Iran test-fired a new ballistic missile on Sunday, but it claimed the test did not violate its nuclear deal with the U.S. or a U.N. resolution, Reuters reported.

Iran had test-fired ballistic missiles since signing its nuclear deal with the U.S. in 2015, but this marked the first test during President Trump's administration.

U.S. Ambassador to the U.N. Nikki Haley condemned the test.

"The recent test was in line with our plans and we will not allow foreigners to interfere in our defense affairs," Defense Minister Hossein Dehghan said, according to Reuters. "The test did not violate the nuclear deal or U.N. resolution."

The U.N. Security Council resolution sought to restrict Iran's work on ballistic missiles designed to carry a nuclear payload, but stopped short of requiring it.

Iran has one of the largest missile programs in the Middle East, but its effectiveness has limited by poor accuracy.

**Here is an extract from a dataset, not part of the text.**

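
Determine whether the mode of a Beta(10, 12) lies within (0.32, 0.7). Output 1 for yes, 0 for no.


First find the mode: (a-1)/(a+b-2) = 0.45
Is 0.45 in (0.32, 0.7)? 1

1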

But Hossein Salami, deputy head of the Iranian Revolutionary Guard Corps (IRGC), contested this notion, saying Iran now has ballistic missiles capable of hitting moving objects like an enemy ship, drone, or incoming ballistic missile.

The Islamic Republic of Iran is against weapons of mass destruction, so its missile capability is the only available deterrence against enemy hostility.
Iran parliamentarians

Israeli Prime Minister Benjamin Netanyahu condemned the test and called it a "flagrant violation" of the U.N. resolution. He plans to ask Trump to renew sanctions against Iran during their meeting in February.